When a recalled vehicle or defect component is resold, the company or individual who sells it can be liable for the injuries, wrongful deaths, and property damage that results. It is against the law to resell manufacturer recalled items, however, it is a common practice that places consumers at risk of serious injury.
The Problem with Resold Parts
Auto parts can cost a pretty penny. The price difference between one part and another can often be enough to entice consumers to purchase a lower cost option that promises to fix whatever defect or damage the consumer needs to correct. However, this is a risky cost-savings strategy that can cause the purchaser to buy a part that is under recall. In many cases, the reason the consumer needs to purchase the part is that the part within their vehicle has failed and he might not be aware that it was under recall to begin with.

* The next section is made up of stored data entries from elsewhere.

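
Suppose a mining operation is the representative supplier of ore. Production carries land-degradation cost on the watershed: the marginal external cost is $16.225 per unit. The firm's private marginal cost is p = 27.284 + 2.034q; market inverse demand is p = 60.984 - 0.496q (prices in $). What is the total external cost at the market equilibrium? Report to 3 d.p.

$216.120

Market equilibrium (private): 27.284 + 2.034q = 60.984 - 0.496q → q_m = 13.3202.
Total external cost = MEC × q_m = 16.225 × 13.3202 = 216.1202.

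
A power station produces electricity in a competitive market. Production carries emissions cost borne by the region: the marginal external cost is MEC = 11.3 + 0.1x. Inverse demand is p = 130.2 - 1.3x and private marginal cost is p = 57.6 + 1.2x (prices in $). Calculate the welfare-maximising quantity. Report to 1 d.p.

Social marginal cost = private MC + MEC = 68.9 + 1.3x.
Set SMC = demand: 68.9 + 1.3x = 130.2 - 1.3x → x* = 23.5769.

x* = 23.6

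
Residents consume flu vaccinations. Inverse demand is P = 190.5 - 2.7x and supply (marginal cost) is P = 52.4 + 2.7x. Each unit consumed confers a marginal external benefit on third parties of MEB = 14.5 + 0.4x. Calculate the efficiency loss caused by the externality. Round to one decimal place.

DWL = 61.2

Market equilibrium (private): 52.4 + 2.7x = 190.5 - 2.7x → x_m = 25.5741.
Social marginal benefit = demand + MEB = 205.0 - 2.3x.
Set SMB = MC: 205.0 - 2.3x = 52.4 + 2.7x → x* = 30.5200.
The welfare-loss triangle has base |x_m − x*| and height MEB(x_m) (the vertical gap between SMB and MC is zero at x* and MEB at x_m).
DWL = ½ × 4.9459 × 24.7296 = 61.1551.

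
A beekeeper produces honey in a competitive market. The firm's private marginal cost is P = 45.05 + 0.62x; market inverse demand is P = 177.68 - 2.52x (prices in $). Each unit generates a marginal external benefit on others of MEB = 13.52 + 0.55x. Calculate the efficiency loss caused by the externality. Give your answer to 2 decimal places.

Market equilibrium (private): 45.05 + 0.62x = 177.68 - 2.52x → x_m = 42.2389.
Social marginal cost = private MC − MEB = 31.53 + 0.07x.
Set SMC = demand: 31.53 + 0.07x = 177.68 - 2.52x → x* = 56.4286.
The welfare-loss triangle has base |x_m − x*| and height MEB(x_m) (the vertical gap between SMC and demand is zero at x* and MEB at x_m).
DWL = ½ × 14.1897 × 36.7514 = 260.7457.

DWL = $260.75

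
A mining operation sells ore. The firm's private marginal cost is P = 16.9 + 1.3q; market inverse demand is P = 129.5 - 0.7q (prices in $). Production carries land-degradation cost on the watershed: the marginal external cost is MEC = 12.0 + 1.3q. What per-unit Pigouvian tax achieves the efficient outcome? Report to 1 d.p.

Social marginal cost = private MC + MEC = 28.9 + 2.6q.
Set SMC = demand: 28.9 + 2.6q = 129.5 - 0.7q → q* = 30.4848.
The Pigouvian tax equals MEC at q*: 12.0 + 1.3×30.4848 = 51.6302.

tax = $51.6 per unit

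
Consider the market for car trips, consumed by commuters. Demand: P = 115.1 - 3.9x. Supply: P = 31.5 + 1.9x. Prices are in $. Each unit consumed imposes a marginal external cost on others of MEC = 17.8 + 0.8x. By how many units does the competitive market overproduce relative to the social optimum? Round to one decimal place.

Market equilibrium (private): 31.5 + 1.9x = 115.1 - 3.9x → x_m = 14.4138.
Social marginal benefit = demand − MEC = 97.3 - 4.7x.
Set SMB = MC: 97.3 - 4.7x = 31.5 + 1.9x → x* = 9.9697.
Gap = |14.4138 − 9.9697| = 4.4441.

4.4 units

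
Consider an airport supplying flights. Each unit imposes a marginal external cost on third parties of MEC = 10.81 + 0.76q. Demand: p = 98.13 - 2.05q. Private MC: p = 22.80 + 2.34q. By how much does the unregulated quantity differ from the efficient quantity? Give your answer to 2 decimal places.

4.63 units

Market equilibrium (private): 22.80 + 2.34q = 98.13 - 2.05q → q_m = 17.1595.
Social marginal cost = private MC + MEC = 33.61 + 3.10q.
Set SMC = demand: 33.61 + 3.10q = 98.13 - 2.05q → q* = 12.5282.
Gap = |17.1595 − 12.5282| = 4.6313.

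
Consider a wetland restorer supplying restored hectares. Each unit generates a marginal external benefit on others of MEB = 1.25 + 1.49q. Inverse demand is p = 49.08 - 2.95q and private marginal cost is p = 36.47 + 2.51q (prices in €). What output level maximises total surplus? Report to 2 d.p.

Social marginal cost = private MC − MEB = 35.22 + 1.02q.
Set SMC = demand: 35.22 + 1.02q = 49.08 - 2.95q → q* = 3.4912.

q* = 3.49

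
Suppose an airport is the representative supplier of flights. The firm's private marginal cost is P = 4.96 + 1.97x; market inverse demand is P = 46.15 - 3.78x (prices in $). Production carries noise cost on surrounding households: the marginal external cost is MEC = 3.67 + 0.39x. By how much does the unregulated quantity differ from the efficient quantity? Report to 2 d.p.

Market equilibrium (private): 4.96 + 1.97x = 46.15 - 3.78x → x_m = 7.1635.
Social marginal cost = private MC + MEC = 8.63 + 2.36x.
Set SMC = demand: 8.63 + 2.36x = 46.15 - 3.78x → x* = 6.1107.
Gap = |7.1635 − 6.1107| = 1.0528.

1.05 units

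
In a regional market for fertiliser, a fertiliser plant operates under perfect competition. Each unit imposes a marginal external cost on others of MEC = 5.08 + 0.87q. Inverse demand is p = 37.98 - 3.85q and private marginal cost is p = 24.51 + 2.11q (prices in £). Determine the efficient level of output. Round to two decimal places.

q* = 1.23

Social marginal cost = private MC + MEC = 29.59 + 2.98q.
Set SMC = demand: 29.59 + 2.98q = 37.98 - 3.85q → q* = 1.2284.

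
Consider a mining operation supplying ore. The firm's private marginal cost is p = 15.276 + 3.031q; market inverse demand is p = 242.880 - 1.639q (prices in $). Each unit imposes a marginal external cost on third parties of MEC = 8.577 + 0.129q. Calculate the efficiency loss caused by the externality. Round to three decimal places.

DWL = $23.020

Market equilibrium (private): 15.276 + 3.031q = 242.880 - 1.639q → q_m = 48.7375.
Social marginal cost = private MC + MEC = 23.853 + 3.160q.
Set SMC = demand: 23.853 + 3.160q = 242.880 - 1.639q → q* = 45.6401.
The welfare-loss triangle has base |q_m − q*| and height MEC(q_m) (the vertical gap between SMC and demand is zero at q* and MEC at q_m).
DWL = ½ × 3.0974 × 14.8641 = 23.0200.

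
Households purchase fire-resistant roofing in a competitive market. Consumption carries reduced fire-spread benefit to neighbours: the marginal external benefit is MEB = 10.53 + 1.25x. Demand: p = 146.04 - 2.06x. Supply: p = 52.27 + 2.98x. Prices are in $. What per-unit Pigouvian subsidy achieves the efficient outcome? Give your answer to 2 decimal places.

Social marginal benefit = demand + MEB = 156.57 - 0.81x.
Set SMB = MC: 156.57 - 0.81x = 52.27 + 2.98x → x* = 27.5198.
The Pigouvian subsidy equals MEB at x*: 10.53 + 1.25×27.5198 = 44.9298.

subsidy = $44.93 per unit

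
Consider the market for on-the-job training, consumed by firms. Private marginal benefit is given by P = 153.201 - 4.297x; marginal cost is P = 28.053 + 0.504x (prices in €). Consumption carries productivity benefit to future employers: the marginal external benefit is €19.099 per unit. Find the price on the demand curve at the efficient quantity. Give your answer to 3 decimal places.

Social marginal benefit = demand + MEB = 172.300 - 4.297x.
Set SMB = MC: 172.300 - 4.297x = 28.053 + 0.504x → x* = 30.0452.
Consumer price on the demand curve at x*: 153.201 − 4.297×30.0452 = 24.0968.

P = €24.097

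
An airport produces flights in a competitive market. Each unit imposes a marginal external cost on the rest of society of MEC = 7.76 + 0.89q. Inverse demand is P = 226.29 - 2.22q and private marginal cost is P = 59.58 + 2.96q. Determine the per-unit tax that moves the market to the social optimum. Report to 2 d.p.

tax = 31.07 per unit

Social marginal cost = private MC + MEC = 67.34 + 3.85q.
Set SMC = demand: 67.34 + 3.85q = 226.29 - 2.22q → q* = 26.1862.
The Pigouvian tax equals MEC at q*: 7.76 + 0.89×26.1862 = 31.0657.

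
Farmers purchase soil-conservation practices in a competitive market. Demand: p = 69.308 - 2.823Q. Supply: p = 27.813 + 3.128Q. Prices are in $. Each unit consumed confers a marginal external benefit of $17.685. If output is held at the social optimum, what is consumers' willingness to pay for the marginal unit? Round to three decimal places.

Social marginal benefit = demand + MEB = 86.993 - 2.823Q.
Set SMB = MC: 86.993 - 2.823Q = 27.813 + 3.128Q → Q* = 9.9445.
Consumer price on the demand curve at Q*: 69.308 − 2.823×9.9445 = 41.2347.

P = $41.235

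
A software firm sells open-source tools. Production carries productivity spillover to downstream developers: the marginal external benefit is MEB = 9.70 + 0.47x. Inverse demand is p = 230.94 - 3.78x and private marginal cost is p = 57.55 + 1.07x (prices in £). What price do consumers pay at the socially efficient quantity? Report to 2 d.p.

P = £72.93

Social marginal cost = private MC − MEB = 47.85 + 0.60x.
Set SMC = demand: 47.85 + 0.60x = 230.94 - 3.78x → x* = 41.8014.
Consumer price on the demand curve at x*: 230.94 − 3.78×41.8014 = 72.9307.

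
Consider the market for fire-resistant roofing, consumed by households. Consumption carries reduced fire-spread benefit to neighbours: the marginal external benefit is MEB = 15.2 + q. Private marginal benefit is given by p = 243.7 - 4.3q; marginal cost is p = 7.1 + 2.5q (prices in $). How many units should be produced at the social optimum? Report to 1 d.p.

q* = 43.4

Social marginal benefit = demand + MEB = 258.9 - 3.3q.
Set SMB = MC: 258.9 - 3.3q = 7.1 + 2.5q → q* = 43.4138.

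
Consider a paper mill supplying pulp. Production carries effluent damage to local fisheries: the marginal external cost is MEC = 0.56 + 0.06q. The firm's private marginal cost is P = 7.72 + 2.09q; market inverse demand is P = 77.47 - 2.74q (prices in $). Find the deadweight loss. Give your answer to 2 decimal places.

DWL = $0.21

Market equilibrium (private): 7.72 + 2.09q = 77.47 - 2.74q → q_m = 14.4410.
Social marginal cost = private MC + MEC = 8.28 + 2.15q.
Set SMC = demand: 8.28 + 2.15q = 77.47 - 2.74q → q* = 14.1493.
The loss is the area between SMC and demand from q* to q_m; with linear curves that's a triangle of height MEC(q_m).
DWL = ½ × 0.2917 × 1.4265 = 0.2081.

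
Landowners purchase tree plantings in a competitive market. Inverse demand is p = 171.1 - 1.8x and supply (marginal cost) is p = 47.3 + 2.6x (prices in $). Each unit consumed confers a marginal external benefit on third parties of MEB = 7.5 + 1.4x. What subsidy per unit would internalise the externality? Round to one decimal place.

Social marginal benefit = demand + MEB = 178.6 - 0.4x.
Set SMB = MC: 178.6 - 0.4x = 47.3 + 2.6x → x* = 43.7667.
The Pigouvian subsidy equals MEB at x*: 7.5 + 1.4×43.7667 = 68.7734.

subsidy = $68.8 per unit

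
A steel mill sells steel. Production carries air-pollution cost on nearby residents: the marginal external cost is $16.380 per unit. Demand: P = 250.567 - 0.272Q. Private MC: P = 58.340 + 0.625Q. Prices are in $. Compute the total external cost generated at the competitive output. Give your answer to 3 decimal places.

Market equilibrium (private): 58.340 + 0.625Q = 250.567 - 0.272Q → Q_m = 214.2999.
Total external cost = MEC × Q_m = 16.380 × 214.2999 = 3510.2324.

$3510.232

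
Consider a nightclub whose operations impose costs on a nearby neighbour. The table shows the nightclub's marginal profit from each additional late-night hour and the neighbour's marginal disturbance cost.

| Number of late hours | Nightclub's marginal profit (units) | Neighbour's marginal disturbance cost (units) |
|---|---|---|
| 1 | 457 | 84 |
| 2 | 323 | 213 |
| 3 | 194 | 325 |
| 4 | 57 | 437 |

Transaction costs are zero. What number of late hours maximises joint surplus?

2

Bargaining reaches the level where marginal profit last exceeds marginal disturbance cost.
That holds through level 2 (323 ≥ 213) but not at 3 (194 < 325).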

Whether it is a retail operation, auto dealer, mechanic shop, or a garage sale, the entity or individual selling a used car part is required to perform due diligence to ensure that the part or vehicle is not under recall. While cars that have been recalled and repaired may be sold, sellers are required to notify consumers if the vehicle is under recall and has not been repaired.
In regard to parts and other products, if the auto part, toy, etc., has been deemed defective by the CPSC or the manufacturer, it must not be sold. It is specifically prohibited within the Consumer Product Safety Improvement Act. In such instances, the item should be destroyed if the owner does not want to return it to the manufacturer for disposal or repair as stipulated in the recall notice. As with all products, consumers should verify whether a product, part, or vehicle is under recall prior to completing the purchase.
New & Used Cars
Automobile dealerships are prohibited from selling new cars that are subject to a pending recall until such repairs are performed. However, used cars do not have the same protection. Thus, it is up to the consumer to verify whether a vehicle under recall is adequately repaired. Should an individual or entity lie about or otherwise misrepresent the recall status of a vehicle, he or she can be held liable for accidents, injuries, and property damage that result from their omissions.